Чей глас умолк на братской перекличке?
Кто не пришел? Кого меж вами нет?..
(«19 октября»)

Зрелость пушкинского художественного мышления 20–30-х годов проявляется, в частности, и в том, что, осознав индивидуальную неповторимость чужих духовных миров, их автономность и сложность («Простишь ли мне ревнивые мечты…», «Коварность», «Желание славы» и т. д.), Пушкин избежал соблазна индивидуалистической рефлексии, воздвигающей барьеры на пути к постижению другого человеческого «я».

Интонация обращения и слово обращения в пушкинской лирике — нечто большее, чем просто деталь в ряду других «слагаемых» поэтического целого. И то и другое нерасторжимо сливается с природой пушкинского лирического голоса, врастает в его неповторимый «тембр». Не будет преувеличением сказать, что едва ли не вся зрелая пушкинская лирика пронизана интонацией обращения. Едва ли не вся она несет в себе этот неповторимый пушкинский жест «во вне», рассчитанный на живое соучастие в поэтической речи, оттеняющий ее обнаженную искренность.
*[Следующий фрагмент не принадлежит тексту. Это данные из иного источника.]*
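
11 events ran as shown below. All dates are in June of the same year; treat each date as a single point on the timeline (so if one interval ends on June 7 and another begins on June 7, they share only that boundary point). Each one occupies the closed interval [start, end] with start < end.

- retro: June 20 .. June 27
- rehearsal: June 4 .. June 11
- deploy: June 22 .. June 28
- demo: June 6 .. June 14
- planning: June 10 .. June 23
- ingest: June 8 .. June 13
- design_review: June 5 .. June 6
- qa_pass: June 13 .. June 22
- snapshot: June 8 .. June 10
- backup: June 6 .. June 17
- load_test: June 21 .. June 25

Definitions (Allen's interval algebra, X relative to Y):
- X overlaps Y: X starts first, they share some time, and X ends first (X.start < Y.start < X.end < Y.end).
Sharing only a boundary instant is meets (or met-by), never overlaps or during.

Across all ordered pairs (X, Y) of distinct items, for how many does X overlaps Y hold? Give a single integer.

Checking all 110 ordered pairs for relation 'overlaps'; matching pairs in alphabetical order:
(backup, planning): backup overlaps planning ✓
(backup, qa_pass): backup overlaps qa_pass ✓
(demo, planning): demo overlaps planning ✓
(demo, qa_pass): demo overlaps qa_pass ✓
(ingest, planning): ingest overlaps planning ✓
(load_test, deploy): load_test overlaps deploy ✓
(planning, deploy): planning overlaps deploy ✓
(planning, load_test): planning overlaps load_test ✓
(planning, retro): planning overlaps retro ✓
(qa_pass, load_test): qa_pass overlaps load_test ✓
(qa_pass, retro): qa_pass overlaps retro ✓
(rehearsal, backup): rehearsal overlaps backup ✓
(rehearsal, demo): rehearsal overlaps demo ✓
(rehearsal, ingest): rehearsal overlaps ingest ✓
(rehearsal, planning): rehearsal overlaps planning ✓
(retro, deploy): retro overlaps deploy ✓
Count: 16.

16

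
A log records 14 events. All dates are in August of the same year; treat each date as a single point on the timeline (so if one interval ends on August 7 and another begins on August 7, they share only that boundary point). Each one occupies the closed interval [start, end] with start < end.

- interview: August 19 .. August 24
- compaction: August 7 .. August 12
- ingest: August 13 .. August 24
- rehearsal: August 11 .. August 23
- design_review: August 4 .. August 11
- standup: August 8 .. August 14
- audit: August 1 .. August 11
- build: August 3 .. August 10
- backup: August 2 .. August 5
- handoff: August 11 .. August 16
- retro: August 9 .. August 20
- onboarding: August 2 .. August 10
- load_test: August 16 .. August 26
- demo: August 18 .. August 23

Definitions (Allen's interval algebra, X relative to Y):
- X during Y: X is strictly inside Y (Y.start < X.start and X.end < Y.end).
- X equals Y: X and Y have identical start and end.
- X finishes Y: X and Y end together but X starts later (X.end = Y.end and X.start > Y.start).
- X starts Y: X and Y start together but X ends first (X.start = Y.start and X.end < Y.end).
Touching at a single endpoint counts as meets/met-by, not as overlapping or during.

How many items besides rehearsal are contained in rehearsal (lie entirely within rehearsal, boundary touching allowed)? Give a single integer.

2

Target rehearsal = [August 11, August 23].
audit [August 1, August 11] → meets → no.
backup [August 2, August 5] → before → no.
build [August 3, August 10] → before → no.
compaction [August 7, August 12] → overlaps → no.
demo [August 18, August 23] → finishes → counts.
design_review [August 4, August 11] → meets → no.
handoff [August 11, August 16] → starts → counts.
ingest [August 13, August 24] → overlapped-by → no.
interview [August 19, August 24] → overlapped-by → no.
load_test [August 16, August 26] → overlapped-by → no.
onboarding [August 2, August 10] → before → no.
retro [August 9, August 20] → overlaps → no.
standup [August 8, August 14] → overlaps → no.
Total: 2.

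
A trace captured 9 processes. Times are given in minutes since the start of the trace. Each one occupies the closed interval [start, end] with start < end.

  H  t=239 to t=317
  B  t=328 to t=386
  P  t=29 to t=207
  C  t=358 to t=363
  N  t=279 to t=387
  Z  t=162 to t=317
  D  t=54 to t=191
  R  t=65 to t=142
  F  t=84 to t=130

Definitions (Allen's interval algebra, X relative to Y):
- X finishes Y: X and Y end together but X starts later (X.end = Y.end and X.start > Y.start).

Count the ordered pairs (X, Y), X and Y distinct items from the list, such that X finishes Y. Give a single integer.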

Здесь истоки своеобразной разомкнутости пушкинского лирического образа. Здесь его выходы в неисчерпаемость того реального мгновения, из которого он вырастает, не обрывая с ним своих «кровных» связей. Обращенное слово Пушкина — посредник между лирическим переживанием и реальной ситуацией, которую далеко не всегда исчерпывает пушкинский стих, на которую он нередко предпочитает намекать, окидывая ее точно бы краем глаза, оставляя простор для ассоциаций. Так воспроизведенная и так воспринятая лирическая ситуация получает многомерность и глубину, то уходя корнями в пушкинский биографический опыт, то удаляясь от него.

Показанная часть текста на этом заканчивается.